Miyazaki Hayao is, without doubt, the greatest animated film director to ever grace Japan. With his famous repertoire, which includes My Neighbor Totoro, Spirited Away and Kiki’s Delivery Service, there is no surprise that he has a substantial international following. But in Japan he has reached almost godlike proportions. You might compare him to Disney, but less processed. His films persistently explore themes such as environmentalism, feminism, pacifism, and really cool things that fly.
I want to focus on Miyazaki’s second animated film, Nausicaä of the Valley of the Wind (1984), because it’s one of the lesser known Ghibli films but, in my opinion, carries the most potent and beautiful message. As with almost all of Miyazaki’s films, Nausicaä of the Valley of the Wind’s main character is a powerful female figure. Nausicaä is princess of a small seaside settlement in a post-apocalyptic land. A huge proportion of the world is covered by forests that produce fatally poisonous fumes, and that are inhabited by gigantic insectile creatures, one type of which are building-sized isopods called Ohmu.
The conflict is introduced when an airship carrying an ancient biological weapon lands in her valley. The airship’s army, lead by their princess Kushana, kills Nausicaä’s father and orders her people to harvest the biological weapon, which is actually a humanoid giant that contains the destructive capabilities of the atomic bomb. However, the story does not capitulate into a Nausicaä vs. the invaders scenario. Instead we realize that the invaders are only desperately trying to save their kingdom, which is slowly being consumed by the toxic forests. The forests, we learn later, are only poisonous because they are trying to purify the earth from the destruction brought on by mankind thousands of years ago. It leaves one with the question: who is the villain?
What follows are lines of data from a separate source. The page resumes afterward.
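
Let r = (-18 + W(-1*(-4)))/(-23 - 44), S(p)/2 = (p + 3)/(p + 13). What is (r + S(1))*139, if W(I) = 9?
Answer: 46009/469 ≈ 98.100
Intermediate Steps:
S(p) = 2*(3 + p)/(13 + p) (S(p) = 2*((p + 3)/(p + 13)) = 2*((3 + p)/(13 + p)) = 2*(3 + p)/(13 + p))
r = 9/67 (r = (-18 + 9)/(-23 - 44) = -9/(-67) = -9*(-1/67) = 9/67 ≈ 0.13433)
(r + S(1))*139 = (9/67 + 2*(3 + 1)/(13 + 1))*139 = (9/67 + 2*4/14)*139 = (9/67 + 2*(1/14)*4)*139 = (9/67 + 4/7)*139 = (331/469)*139 = 46009/469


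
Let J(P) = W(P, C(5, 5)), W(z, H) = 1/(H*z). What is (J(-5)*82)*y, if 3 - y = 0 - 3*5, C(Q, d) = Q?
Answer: -1476/25 ≈ -59.040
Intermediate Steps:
W(z, H) = 1/(H*z)
y = 18 (y = 3 - (0 - 3*5) = 3 - (0 - 15) = 3 - 1*(-15) = 3 + 15 = 18)
J(P) = 1/(5*P)
(J(-5)*82)*y = (((⅕)/(-5))*82)*18 = (((⅕)*(-⅕))*82)*18 = -1/25*82*18 = -82/25*18 = -1476/25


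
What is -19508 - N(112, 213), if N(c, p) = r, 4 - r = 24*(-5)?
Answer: -19632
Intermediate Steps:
r = 124 (r = 4 - 24*(-5) = 4 - 1*(-120) = 4 + 120 = 124)
N(c, p) = 124
-19508 - N(112, 213) = -19508 - 1*124 = -19508 - 124 = -19632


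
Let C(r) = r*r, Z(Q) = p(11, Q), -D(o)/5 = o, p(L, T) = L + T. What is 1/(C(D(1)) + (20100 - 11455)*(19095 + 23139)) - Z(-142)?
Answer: 47829797106/365112955 ≈ 131.00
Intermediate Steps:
D(o) = -5*o
Z(Q) = 11 + Q
C(r) = r**2
1/(C(D(1)) + (20100 - 11455)*(19095 + 23139)) - Z(-142) = 1/((-5*1)**2 + (20100 - 11455)*(19095 + 23139)) - (11 - 142) = 1/((-5)**2 + 8645*42234) - 1*(-131) = 1/(25 + 365112930) + 131 = 1/365112955 + 131 = 47829797106/365112955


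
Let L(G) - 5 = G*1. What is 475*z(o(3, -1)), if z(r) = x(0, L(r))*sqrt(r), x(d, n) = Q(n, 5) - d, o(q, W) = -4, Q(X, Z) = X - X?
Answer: 0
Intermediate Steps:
Q(X, Z) = 0
L(G) = 5 + G (L(G) = 5 + G*1 = 5 + G)
x(d, n) = -d (x(d, n) = 0 - d = -d)
z(r) = 0 (z(r) = (-1*0)*sqrt(r) = 0*sqrt(r) = 0)
475*z(o(3, -1)) = 475*0 = 0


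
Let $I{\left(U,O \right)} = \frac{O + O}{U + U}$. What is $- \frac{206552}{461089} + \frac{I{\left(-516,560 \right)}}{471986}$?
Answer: $- \frac{146235229018}{326441329131} \approx -0.44797$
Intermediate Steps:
$I{\left(U,O \right)} = \frac{O}{U}$ ($I{\left(U,O \right)} = \frac{2 O}{2 U} = 2 O \frac{1}{2 U} = \frac{O}{U}$)
$- \frac{206552}{461089} + \frac{I{\left(-516,560 \right)}}{471986} = - \frac{206552}{461089} + \frac{560 \frac{1}{-516}}{471986} = \left(-206552\right) \frac{1}{461089} + 560 \left(- \frac{1}{516}\right) \frac{1}{471986} = - \frac{206552}{461089} - \frac{70}{30443097} = - \frac{146235229018}{326441329131}$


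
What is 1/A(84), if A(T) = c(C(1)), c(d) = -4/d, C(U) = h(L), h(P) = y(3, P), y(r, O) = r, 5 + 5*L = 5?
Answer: -¾ ≈ -0.75000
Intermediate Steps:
L = 0 (L = -1 + (⅕)*5 = -1 + 1 = 0)
h(P) = 3
C(U) = 3
A(T) = -4/3
1/A(84) = 1/(-4/3) = -¾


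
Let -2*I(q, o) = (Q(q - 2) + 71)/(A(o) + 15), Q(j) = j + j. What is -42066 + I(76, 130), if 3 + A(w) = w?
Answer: -11946963/284 ≈ -42067.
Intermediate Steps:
Q(j) = 2*j
A(w) = -3 + w
I(q, o) = -(67 + 2*q)/(2*(12 + o)) (I(q, o) = -(2*(q - 2) + 71)/(2*((-3 + o) + 15)) = -(2*(-2 + q) + 71)/(2*(12 + o)) = -((-4 + 2*q) + 71)/(2*(12 + o)) = -(67 + 2*q)/(2*(12 + o)))
-42066 + I(76, 130) = -42066 + (-67/2 - 1*76)/(12 + 130) = -42066 + (-67/2 - 76)/142 = -42066 + (1/142)*(-219/2) = -42066 - 219/284 = -11946963/284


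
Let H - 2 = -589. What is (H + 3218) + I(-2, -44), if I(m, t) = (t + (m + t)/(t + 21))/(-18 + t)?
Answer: 81582/31 ≈ 2631.7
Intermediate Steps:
I(m, t) = (t + (m + t)/(21 + t))/(-18 + t)
H = -587 (H = 2 - 589 = -587)
(H + 3218) + I(-2, -44) = (-587 + 3218) + (-2 + (-44)**2 + 22*(-44))/(-378 + (-44)**2 + 3*(-44)) = 2631 + (-2 + 1936 - 968)/(-378 + 1936 - 132) = 2631 + 966/1426 = 2631 + (1/1426)*966 = 2631 + 21/31 = 81582/31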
Well, according to Miyazaki, no one. What I truly love about Miyazaki’s films, and not only Nausicaä of the Valley of the Wind, is his exploration of antagonists. His villains are multi-dimensional, with their own morals, allegiances, and loved ones. On some levels, I empathize more with Miyazai’s antagonists than his protagonists. For example, Kushana, the main villain, despises the toxic forests for taking her arm and leg (she has metal prosthetics) and destroying her people, but she slowly develops her viewpoint as the movie progresses.
Nausicaä is based on Miyazaki’s illustrated and written 7 volume epic manga of the same name. Truth be told, the intricacies and philosophical discussion in the movie doesn’t even skim the surface of his illustrated books. Nonetheless, Nausicaä of the Valley of the Wind is imperative to Miyazaki’s impressive repertoire because it is the beginning of his powerful nature-first-humanity-second approach to the theme of environmentalism. Not to mention that one can find so much of his essence, and the essence of his later works, within this earlier film.
Watch the film, even if only for its giant bugs, really cool flying machines, and awesome knife fights. It will not disappoint. It is a perfect balance between a deeply philosophical and nostalgic message and breathtaking action and adventure. I bet you 10 Euro you’ll be crying in the last scene of the movie.